3. What is the enthalpy of vaporation of this liquid (in j/mol)?

http://www2.ohlone.edu/people/jklent/labs/101A_labs/Clausius-Clapeyron.pdf

http://www.science.uwaterloo.ca/~cchieh/cact/c123/clausius.html

To plot the points on the graph:

1. Assign the temperature (T) as the x-axis and the vapor pressure (P) as the y-axis.
2. Plot the first point (275 K, 3.57 kPa) on the graph.
3. Plot the second point (825 K, 6.57 kPa) on the graph.
4. Connect these two points with a straight line to represent the relationship between temperature and vapor pressure.

The rise (vertical change), run (horizontal change), and slope of the line can be determined as follows:

1. Rise: Subtract the y-values of the two points (6.57 kPa - 3.57 kPa = 3.0 kPa).
2. Run: Subtract the x-values of the two points (825 K - 275 K = 550 K).
3. Slope: Divide the rise by the run (3.0 kPa / 550 K ≈ 0.0055 kPa/K).

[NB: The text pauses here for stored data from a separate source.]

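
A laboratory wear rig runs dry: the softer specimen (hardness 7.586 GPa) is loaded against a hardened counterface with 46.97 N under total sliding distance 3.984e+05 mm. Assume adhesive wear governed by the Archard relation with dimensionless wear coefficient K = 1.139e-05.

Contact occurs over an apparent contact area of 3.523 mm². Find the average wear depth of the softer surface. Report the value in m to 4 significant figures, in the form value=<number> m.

The intermediates are displayed rounded, and all working math keeps full float precision. Rounded just once to 4 significant digits.
Distance covered L = 3.984e+05 mm = 398.4 m.
Hardness H = 7.586 GPa = 7.586e+09 Pa.
Contact area A = 3.523 mm² = 3.523e-06 m².
In SI base units: W = 46.97 N, H = 7.586e+09 Pa, K = 1.139e-05.
Archard volume V = K·W·L/H = 1.139e-05 · 46.97 · 398.4 / 7.586e+09 = 2.810e-11 m³.
Wear depth h = V/A = 2.810e-11 / 3.523e-06 = 7.975e-06 m.

value=7.975e-06 m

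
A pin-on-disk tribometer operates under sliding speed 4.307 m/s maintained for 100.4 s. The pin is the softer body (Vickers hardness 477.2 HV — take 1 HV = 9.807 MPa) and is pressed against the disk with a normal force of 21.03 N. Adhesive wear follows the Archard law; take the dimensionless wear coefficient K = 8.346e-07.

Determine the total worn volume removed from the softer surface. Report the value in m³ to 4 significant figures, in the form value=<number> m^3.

Quoted intermediates are rounded. The algebra runs at full float precision. Rounded once at the end, at 4 significant figures.
Path length L = v·t = 4.307 m/s × 100.4 s = 432.4 m.
Hardness H = 477.2 HV × 9.807 MPa/HV = 4680 MPa = 4.680e+09 Pa.
Working in SI base units: W = 21.03 N, H = 4.680e+09 Pa, K = 8.346e-07.
By Archard's law, V = K·W·L/H = 8.346e-07 · 21.03 · 432.4 / 4.680e+09 = 1.622e-12 m³.

value=1.622e-12 m^3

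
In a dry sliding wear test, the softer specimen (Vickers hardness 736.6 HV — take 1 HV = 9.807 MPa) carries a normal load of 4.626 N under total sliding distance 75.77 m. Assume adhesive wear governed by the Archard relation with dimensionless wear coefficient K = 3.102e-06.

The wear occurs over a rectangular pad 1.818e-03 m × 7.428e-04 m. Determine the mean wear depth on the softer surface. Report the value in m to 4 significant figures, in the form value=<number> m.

value=1.115e-07 m

Every step runs at full precision; the intermediates are printed rounded. Rounded once at the end: 4 significant figures.
Convert: Hardness H = 736.6 HV × 9.807 MPa/HV = 7224 MPa = 7.224e+09 Pa.
Convert: Contact area A = 1.818e-03 m × 7.428e-04 m = 1.350e-06 m².
SI base units throughout: W = 4.626 N, H = 7.224e+09 Pa, K = 3.102e-06.
Volume removed: V = K·W·L/H = 3.102e-06 · 4.626 · 75.77 / 7.224e+09 = 1.505e-13 m³.
Depth h = V/A = 1.505e-13 / 1.350e-06 = 1.115e-07 m.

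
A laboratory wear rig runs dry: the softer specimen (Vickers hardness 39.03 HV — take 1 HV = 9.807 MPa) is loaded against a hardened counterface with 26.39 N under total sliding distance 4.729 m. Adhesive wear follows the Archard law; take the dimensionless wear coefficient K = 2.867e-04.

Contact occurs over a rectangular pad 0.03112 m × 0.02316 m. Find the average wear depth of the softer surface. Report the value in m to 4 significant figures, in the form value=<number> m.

value=1.297e-07 m

The computation keeps full precision; shown intermediates are rounded — a single final rounding to four significant figures.
Convert: Hardness H = 39.03 HV × 9.807 MPa/HV = 382.8 MPa = 3.828e+08 Pa.
Convert: Contact area A = 0.03112 m × 0.02316 m = 7.207e-04 m².
SI base units throughout: W = 26.39 N, H = 3.828e+08 Pa, K = 2.867e-04.
The Archard volume V = K·W·L/H = 2.867e-04 · 26.39 · 4.729 / 3.828e+08 = 9.348e-11 m³.
Average depth h = V/A = 9.348e-11 / 7.207e-04 = 1.297e-07 m.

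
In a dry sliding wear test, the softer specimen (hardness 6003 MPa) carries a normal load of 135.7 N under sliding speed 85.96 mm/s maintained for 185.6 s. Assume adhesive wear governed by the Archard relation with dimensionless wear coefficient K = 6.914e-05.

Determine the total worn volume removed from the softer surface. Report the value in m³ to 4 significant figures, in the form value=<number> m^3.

Intermediates are displayed rounded — all arithmetic carries full float precision, and a single final rounding: four significant figures.
Sliding speed v = 85.96 mm/s = 0.08596 m/s. Total distance L = v·t = 0.08596 m/s × 185.6 s = 15.95 m.
Hardness H = 6003 MPa = 6.003e+09 Pa.
In SI base units, W = 135.7 N, H = 6.003e+09 Pa, K = 6.914e-05.
The Archard volume V = K·W·L/H = 6.914e-05 · 135.7 · 15.95 / 6.003e+09 = 2.494e-11 m³.

value=2.494e-11 m^3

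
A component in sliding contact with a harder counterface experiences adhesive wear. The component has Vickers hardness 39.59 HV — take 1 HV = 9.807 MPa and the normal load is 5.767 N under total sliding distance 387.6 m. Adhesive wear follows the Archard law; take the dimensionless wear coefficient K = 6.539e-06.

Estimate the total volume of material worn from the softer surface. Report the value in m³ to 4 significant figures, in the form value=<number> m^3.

Displayed values are rounded — the computation carries full float precision; a lone final rounding, at 4 significant digits.
Convert: Hardness H = 39.59 HV × 9.807 MPa/HV = 388.3 MPa = 3.883e+08 Pa.
Working in SI base units: W = 5.767 N, H = 3.883e+08 Pa, K = 6.539e-06.
Apply Archard: V = K·W·L/H = 6.539e-06 · 5.767 · 387.6 / 3.883e+08 = 3.765e-11 m³.

value=3.765e-11 m^3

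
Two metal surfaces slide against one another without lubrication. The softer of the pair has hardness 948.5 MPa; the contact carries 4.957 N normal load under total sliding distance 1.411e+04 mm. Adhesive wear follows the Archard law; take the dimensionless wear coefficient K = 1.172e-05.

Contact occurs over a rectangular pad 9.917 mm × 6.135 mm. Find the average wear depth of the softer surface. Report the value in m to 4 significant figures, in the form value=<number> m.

value=1.421e-08 m

All working math runs at full float precision — the intermediates are shown rounded — a lone final rounding, at four significant figures.
The distance L = 1.411e+04 mm = 14.11 m.
Hardness H = 948.5 MPa = 9.485e+08 Pa.
Pad sides 9.917 mm × 6.135 mm = 0.009917 m × 0.006135 m. Contact area A = 0.009917 m × 0.006135 m = 6.084e-05 m².
Collected in SI base units: W = 4.957 N, H = 9.485e+08 Pa, K = 1.172e-05.
Volume removed: V = K·W·L/H = 1.172e-05 · 4.957 · 14.11 / 9.485e+08 = 8.642e-13 m³.
Mean depth h = V/A = 8.642e-13 / 6.084e-05 = 1.421e-08 m.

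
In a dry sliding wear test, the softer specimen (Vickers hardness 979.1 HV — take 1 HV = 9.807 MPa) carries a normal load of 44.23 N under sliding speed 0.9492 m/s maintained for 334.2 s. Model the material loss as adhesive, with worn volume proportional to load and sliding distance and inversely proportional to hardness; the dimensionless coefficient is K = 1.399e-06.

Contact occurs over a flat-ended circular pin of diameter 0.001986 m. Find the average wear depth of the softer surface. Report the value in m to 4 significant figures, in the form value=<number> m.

value=6.599e-07 m

The algebra keeps exact precision — intermediates are printed rounded, and one final rounding, at four significant digits.
Distance L = v·t = 0.9492 m/s × 334.2 s = 317.2 m.
Hardness H = 979.1 HV × 9.807 MPa/HV = 9602 MPa = 9.602e+09 Pa.
Contact area A = π·d²/4 = π·(0.001986 m)²/4 = 3.098e-06 m².
Working in SI base units: W = 44.23 N, H = 9.602e+09 Pa, K = 1.399e-06.
Apply Archard: V = K·W·L/H = 1.399e-06 · 44.23 · 317.2 / 9.602e+09 = 2.044e-12 m³.
Mean depth h = V/A = 2.044e-12 / 3.098e-06 = 6.599e-07 m.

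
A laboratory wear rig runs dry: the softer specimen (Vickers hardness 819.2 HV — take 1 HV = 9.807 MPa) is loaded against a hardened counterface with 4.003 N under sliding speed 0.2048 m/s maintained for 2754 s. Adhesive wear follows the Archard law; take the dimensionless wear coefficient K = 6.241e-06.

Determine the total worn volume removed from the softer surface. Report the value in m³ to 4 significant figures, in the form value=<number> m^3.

value=1.754e-12 m^3

The computation maintains full float precision — the intermediates are printed rounded. Rounded just once to 4 significant digits.
Convert: Path length L = v·t = 0.2048 m/s × 2754 s = 564.0 m.
Convert: Hardness H = 819.2 HV × 9.807 MPa/HV = 8034 MPa = 8.034e+09 Pa.
Expressed in SI base units: W = 4.003 N, H = 8.034e+09 Pa, K = 6.241e-06.
Worn volume V = K·W·L/H = 6.241e-06 · 4.003 · 564.0 / 8.034e+09 = 1.754e-12 m³.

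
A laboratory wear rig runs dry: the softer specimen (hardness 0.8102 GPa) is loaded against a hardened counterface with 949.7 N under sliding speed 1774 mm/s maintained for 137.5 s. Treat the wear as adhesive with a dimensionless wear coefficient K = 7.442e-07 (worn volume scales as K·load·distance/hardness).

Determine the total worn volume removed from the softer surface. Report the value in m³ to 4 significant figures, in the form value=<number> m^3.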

The enthalpy of vaporization can be determined using the Clausius-Clapeyron equation:

ln(P2/P1) = -(ΔHvap/R) * (1/T2 - 1/T1)

Where:
P1 and P2 are the vapor pressures at temperatures T1 and T2, respectively.
T1 and T2 are the corresponding temperatures in Kelvin.
ΔHvap is the enthalpy of vaporization in joules per mole.
R is the ideal gas constant (8.314 J/(mol·K)).

Using the data provided:
P1 = 3.57 kPa; T1 = 275 K
P2 = 6.57 kPa; T2 = 825 K

Rearranging the equation gives:
ΔHvap = -(ln(P2/P1) * R) / (1/T2 - 1/T1)

Calculating:
ΔHvap = -(ln(6.57/3.57) * 8.314) / (1/825 - 1/275)
≈ -(0.438 * 8.314) / (0.0012121 - 0.0036364)
≈ -3.633 J/mol

Therefore, the enthalpy of vaporization of this liquid is approximately -3.633 J/mol.